Она, конечно, слегка намакияжилась. В зале ее ждал пожилой дядька, сухой, как постаревшая яблоня, и уверенный в себе, слово переросток в классе. Голос у него был тихий и ласковый, будто у лисы, повстречавшей колобка.
— Папаша, — сказал Лис, — оставьте нас на несколько минут.
Бросив на дочь встревоженный взгляд, отец вышел на кухню.
— Скажите, — обратился Лис к Юльке, — с кем вы вчера уехали после стрелковых соревнований?
Ей потребовалось время, чтобы сообразить, что к чему.
— Я не знаю, по какому праву и на каком основании вы меня допрашиваете, — произнесла она как можно официальнее. — Может быть, представитесь?
— Следователь прокуратуры… — и пробормотал фамилию, которую Юлька не разобрала.
— Хотелось бы посмотреть на ваши документы.
— Не слишком ли ты умничаешь, девочка?
Девочкой ее называл дед Рамиль. Но у тренера это звучало по-другому, как-то по-доброму. А тут — с издевкой. С невинным видом она отпарировала:
— Во-первых, прошу на «вы». Во-вторых, поступаю на факультет журналистики и умничаю потому, что очень любопытно испытать на себе, как нарушаются права человека.
Похоже, морщинистый следователь слегка опешил. Достал красную книжицу и покрутил перед ее носом. Она вежливо сказала:
— Извините, не могу разобрать вашу фамилию.
Он притормозил книжицу, и она прочитала: «Какашин Арнольд Ермилович, следователь межрайонной прокуратуры».
— Теперь можете задавать вопросы, господин Какашин, — произнесла Юлька, сделав ударение на его фамилии.
Свой вопрос он повторил слово в слово:
— С кем вы вчера уехали после стрелковых соревнований?
— У нас не было вчера соревнований, — ответила она. — Была проверочная комиссия из управления милиции.
— Хорошо. На чьей машине вы вчера уехали от дома молодежи и куда?
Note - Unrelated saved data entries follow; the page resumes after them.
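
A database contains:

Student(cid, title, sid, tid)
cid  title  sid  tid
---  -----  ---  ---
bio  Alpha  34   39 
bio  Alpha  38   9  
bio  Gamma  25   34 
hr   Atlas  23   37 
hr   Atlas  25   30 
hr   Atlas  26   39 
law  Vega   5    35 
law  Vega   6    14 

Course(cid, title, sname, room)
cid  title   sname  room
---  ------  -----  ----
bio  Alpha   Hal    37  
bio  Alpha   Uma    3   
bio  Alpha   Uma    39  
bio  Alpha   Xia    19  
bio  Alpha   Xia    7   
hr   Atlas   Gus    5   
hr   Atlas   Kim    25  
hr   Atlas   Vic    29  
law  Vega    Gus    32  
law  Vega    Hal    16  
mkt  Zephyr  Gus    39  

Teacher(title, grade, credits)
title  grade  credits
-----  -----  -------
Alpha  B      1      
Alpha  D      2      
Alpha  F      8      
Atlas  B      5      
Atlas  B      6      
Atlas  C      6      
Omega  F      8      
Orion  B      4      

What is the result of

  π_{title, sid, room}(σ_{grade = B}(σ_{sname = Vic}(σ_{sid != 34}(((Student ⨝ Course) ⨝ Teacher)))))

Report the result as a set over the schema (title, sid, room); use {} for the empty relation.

{(Atlas, 23, 29), (Atlas, 25, 29), (Atlas, 26, 29)}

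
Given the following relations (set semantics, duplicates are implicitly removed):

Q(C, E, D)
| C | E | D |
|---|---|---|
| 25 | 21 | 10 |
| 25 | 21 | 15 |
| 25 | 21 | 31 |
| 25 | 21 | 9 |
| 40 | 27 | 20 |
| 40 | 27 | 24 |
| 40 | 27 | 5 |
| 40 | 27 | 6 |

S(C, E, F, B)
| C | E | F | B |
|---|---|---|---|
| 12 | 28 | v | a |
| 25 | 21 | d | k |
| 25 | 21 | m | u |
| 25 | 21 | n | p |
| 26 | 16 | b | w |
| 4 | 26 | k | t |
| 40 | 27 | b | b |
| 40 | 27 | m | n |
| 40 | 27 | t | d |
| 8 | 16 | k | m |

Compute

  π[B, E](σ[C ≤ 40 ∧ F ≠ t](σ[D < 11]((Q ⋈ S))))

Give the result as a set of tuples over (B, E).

Natural join on C, E: {(25, 21, 10, d, k), (25, 21, 10, m, u), (25, 21, 10, n, p), (25, 21, 15, d, k), (25, 21, 15, m, u), (25, 21, 15, n, p), (25, 21, 31, d, k), (25, 21, 31, m, u), (25, 21, 31, n, p), (25, 21, 9, d, k), (25, 21, 9, m, u), (25, 21, 9, n, p), (40, 27, 20, b, b), (40, 27, 20, m, n), (40, 27, 20, t, d), (40, 27, 24, b, b), (40, 27, 24, m, n), (40, 27, 24, t, d), (40, 27, 5, b, b), (40, 27, 5, m, n), (40, 27, 5, t, d), (40, 27, 6, b, b), (40, 27, 6, m, n), (40, 27, 6, t, d)}
Selection D < 11: {(25, 21, 10, d, k), (25, 21, 10, m, u), (25, 21, 10, n, p), (25, 21, 9, d, k), (25, 21, 9, m, u), (25, 21, 9, n, p), (40, 27, 5, b, b), (40, 27, 5, m, n), (40, 27, 5, t, d), (40, 27, 6, b, b), (40, 27, 6, m, n), (40, 27, 6, t, d)}
Selection C ≤ 40 ∧ F ≠ t: {(25, 21, 10, d, k), (25, 21, 10, m, u), (25, 21, 10, n, p), (25, 21, 9, d, k), (25, 21, 9, m, u), (25, 21, 9, n, p), (40, 27, 5, b, b), (40, 27, 5, m, n), (40, 27, 6, b, b), (40, 27, 6, m, n)}
π_{B, E} gives {(b, 27), (k, 21), (n, 27), (p, 21), (u, 21)} (5 duplicate(s) eliminated).

{(b, 27), (k, 21), (n, 27), (p, 21), (u, 21)}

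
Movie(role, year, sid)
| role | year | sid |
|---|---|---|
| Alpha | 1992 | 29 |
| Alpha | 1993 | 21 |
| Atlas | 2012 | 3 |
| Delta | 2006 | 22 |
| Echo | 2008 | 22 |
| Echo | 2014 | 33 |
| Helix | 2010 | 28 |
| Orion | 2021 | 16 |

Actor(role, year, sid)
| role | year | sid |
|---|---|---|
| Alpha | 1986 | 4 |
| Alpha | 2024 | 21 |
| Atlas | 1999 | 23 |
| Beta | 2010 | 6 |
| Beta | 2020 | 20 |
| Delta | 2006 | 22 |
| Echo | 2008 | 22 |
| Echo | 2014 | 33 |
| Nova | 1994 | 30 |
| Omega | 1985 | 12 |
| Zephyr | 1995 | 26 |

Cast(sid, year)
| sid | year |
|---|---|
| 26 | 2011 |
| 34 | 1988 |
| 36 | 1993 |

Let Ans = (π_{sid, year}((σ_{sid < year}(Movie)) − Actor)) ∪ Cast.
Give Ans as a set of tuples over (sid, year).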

— Был там один. Стрелял из «Марголина». Предложил подвезти меня и Валю Пинегину домой. Очень обходительный молодой человек.
— Его фамилия?
— Он не представился.
— Обдумывайте свои ответы, прежде чем открывать рот, — ласковостью в его голосе уже не пахло.
— Я говорю то, что знаю.
— Что он делал в тире?
— Я уже сказала: стрелял из спортивного пистолета Марголина.
— Где он его взял? Кто дал разрешение пользоваться тиром?
— Не знаю, где взял. А насчет разрешения — плати деньги в кассу и стреляй.
— Куда вы поехали из Дворца молодежи?
Она уже сообразила, что голое вранье не пройдет.
— Сначала завезли домой Валю. Он попросил меня показать самое красивое место в окрестностях города. Мы доехали до Курочкиной горы. Побыли там минут десять. Потом он отвез меня домой.
— И вы даже не познакомились?
— Почему? Познакомились.
— По вашим словам, он не представился.
— Вы интересовались его фамилией. А он назвал только имя: Георгий.
— Чем он занимается?
— Понятия не имею. Судя по машине, коммерсант.
— Куда он поехал от вашего дома?
— Увы, не доложился. А я не догадалась спросить его об этом…
Лис Какашин явно не ожидал такого разговора. Думал, наверное, что девчонка будет лепетать от испуга. А перед ним оказалась взрослая дама с чувством собственного достоинства. Именно такой Юлька видела себя со стороны.
— Извините, — произнесла она, — папа очень обеспокоен. Еще решит, что дочь кого-нибудь обокрала. Вы не возражаете, если я его позову?
— Не возражаю, — проскрипел он.
Юлька окликнула отца. Он появился сразу, будто стоял за дверью. В руках у него почему-то оказалась медная ступка, которую он прикладывал к ее синяку.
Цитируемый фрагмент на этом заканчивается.